Nashville resident Raheleh Filsoofi (b. 1975) was born and raised in Iran and has lived in the US South for more than 17 years. Among her solo exhibitions are those at Spinello Projects Gallery in Miami, FL; Georgia Southern University in Statesboro; Texas University of Houston Downtown; and Abad Gallery in Tehran, Iran. Two-person exhibitions include those at Palomar College in San Marcos, CA, and Rosemary Duffy Larson Gallery in Davie and the Cultural Council for Palm Beach County in Lake Worth, both in Florida. In the United States, Filsoofi’s work has been included in group shows in some 10 states, including at Strohl Art Center in Chautauqua, NY; C24 Gallery in New York City; Brickell City Centre in Miami, Arts Warehouse and Cornell Art Museum in Delray Beach, Bailey Contemporary Arts Center in Pompano Beach and Art and Cultural Center/ Hollywood, all in Florida; Veronique Wantz Gallery in Minneapolis, MN; and the Imago Foundation for the Arts in Warren, RI. In Iran, Filsoofi has shown at the Contemporary Art Museum of Isfahan and, in Tehran, the Iranian Artists Forum, Saba Art and Cultural Institute and Niavaran Cultural Center. Filsoofi holds a BFA from Al-Zahra University in Tehran and an MFA from Florida Atlantic University in Boca Raton. She teaches ceramics at Vanderbilt University in Nashville.
Through years of multi-disciplinary practice, I’ve kept pace with rapidly changing socio-political debates around the world and their relatively expansive influences on human conditions. Immigration, borders and cultural communications are today’s most fundamental discourses, which are immensely interwoven with notions of identity, belonging and inhabitation. Art can be an intermediary language shared between individuals, nations and cultures, addressing these issues by touching the innermost layers of personality within people.
I’ve used different aesthetic strategies by experimenting with a wide range of materials relevant to my subject matter, such as ceramics, poetry and ambient sound and video.

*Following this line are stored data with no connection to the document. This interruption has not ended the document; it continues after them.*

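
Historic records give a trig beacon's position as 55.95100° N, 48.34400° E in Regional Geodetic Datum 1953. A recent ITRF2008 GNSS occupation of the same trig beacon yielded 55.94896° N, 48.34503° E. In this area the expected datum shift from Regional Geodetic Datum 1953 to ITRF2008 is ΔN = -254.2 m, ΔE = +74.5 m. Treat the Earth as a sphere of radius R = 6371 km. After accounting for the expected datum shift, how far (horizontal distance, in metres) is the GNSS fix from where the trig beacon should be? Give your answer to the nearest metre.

Observed coordinate differences: Δφ = -0.00204°, Δλ = +0.00103°.
Converting to metres (1° lat = 111195 m, cos φ = 0.559902): observed ΔN = -226.8 m, observed ΔE = 64.1 m.
Subtracting the expected shift leaves a residual of -226.8 − (-254.2) = 27.4 m north and 64.1 − (74.5) = -10.4 m east.
Residual distance = √(27.4² + (-10.4)²) = 29.3 m.

29 m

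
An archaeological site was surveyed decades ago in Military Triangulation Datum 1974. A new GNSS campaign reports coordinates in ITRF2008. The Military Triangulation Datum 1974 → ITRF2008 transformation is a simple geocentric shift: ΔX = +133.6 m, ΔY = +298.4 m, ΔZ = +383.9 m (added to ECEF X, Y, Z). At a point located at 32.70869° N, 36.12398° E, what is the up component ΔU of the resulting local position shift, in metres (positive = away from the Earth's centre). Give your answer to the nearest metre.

At φ = 32.70869°, λ = 36.12398°: sin φ = 0.540368, cos φ = 0.841429, sin λ = 0.589534, cos λ = 0.807743.
ΔU = cos φ cos λ·ΔX + cos φ sin λ·ΔY + sin φ·ΔZ = (0.841429)(0.807743)(133.6) + (0.841429)(0.589534)(298.4) + (0.540368)(383.9) = 446.27 m.

ΔU = 446 m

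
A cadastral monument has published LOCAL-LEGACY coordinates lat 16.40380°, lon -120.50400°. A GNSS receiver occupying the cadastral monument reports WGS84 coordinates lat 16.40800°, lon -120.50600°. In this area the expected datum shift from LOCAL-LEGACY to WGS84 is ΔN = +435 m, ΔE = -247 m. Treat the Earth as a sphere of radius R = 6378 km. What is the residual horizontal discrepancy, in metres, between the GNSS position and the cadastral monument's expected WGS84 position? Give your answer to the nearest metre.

Observed coordinate differences: Δφ = +0.00420°, Δλ = -0.00200°.
Converting to metres (1° lat = 111317 m, cos φ = 0.959295): observed ΔN = 467.5 m, observed ΔE = -213.6 m.
Subtracting the expected shift leaves a residual of 467.5 − (435) = 32.5 m north and -213.6 − (-247) = 33.4 m east.
Residual distance = √(32.5² + 33.4²) = 46.6 m.

47 m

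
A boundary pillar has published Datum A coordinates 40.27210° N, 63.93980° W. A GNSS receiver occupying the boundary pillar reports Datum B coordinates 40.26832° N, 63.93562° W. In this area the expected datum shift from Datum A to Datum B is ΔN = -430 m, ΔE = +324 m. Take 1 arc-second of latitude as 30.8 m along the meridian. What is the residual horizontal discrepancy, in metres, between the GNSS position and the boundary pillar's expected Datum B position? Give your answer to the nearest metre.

Observed coordinate differences: Δφ = -0.00378°, Δλ = +0.00418°.
Converting to metres (1° lat = 110880 m, cos φ = 0.762983): observed ΔN = -419.1 m, observed ΔE = 353.6 m.
Subtracting the expected shift leaves a residual of -419.1 − (-430) = 10.9 m north and 353.6 − (324) = 29.6 m east.
Residual distance = √(10.9² + 29.6²) = 31.6 m.

32 m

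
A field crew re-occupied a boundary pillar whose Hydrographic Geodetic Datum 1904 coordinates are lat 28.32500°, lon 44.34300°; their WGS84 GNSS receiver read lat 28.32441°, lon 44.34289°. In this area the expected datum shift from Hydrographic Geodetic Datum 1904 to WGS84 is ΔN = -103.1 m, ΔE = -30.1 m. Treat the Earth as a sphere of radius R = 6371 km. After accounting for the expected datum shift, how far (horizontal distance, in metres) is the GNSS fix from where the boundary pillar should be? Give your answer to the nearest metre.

Observed coordinate differences: Δφ = -0.00059°, Δλ = -0.00011°.
Converting to metres (1° lat = 111195 m, cos φ = 0.880270): observed ΔN = -65.6 m, observed ΔE = -10.8 m.
Subtracting the expected shift leaves a residual of -65.6 − (-103.1) = 37.5 m north and -10.8 − (-30.1) = 19.3 m east.
Residual distance = √(37.5² + 19.3²) = 42.2 m.

42 m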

I use those media to negotiate and access concepts of heritage, place of origin, orientation toward or away from origin and cultural adaptability. My multimedia installations are rooted deeply in my cultural, Iranian background and the new identity I acquired as an immigrant. The installations aim to challenge the viewer’s existing point of view and personal perspectives about others and themselves. These interactive pieces invite the onlooker to delve into my recollections of sense, sound, place and memories of my journeys across national and international borders.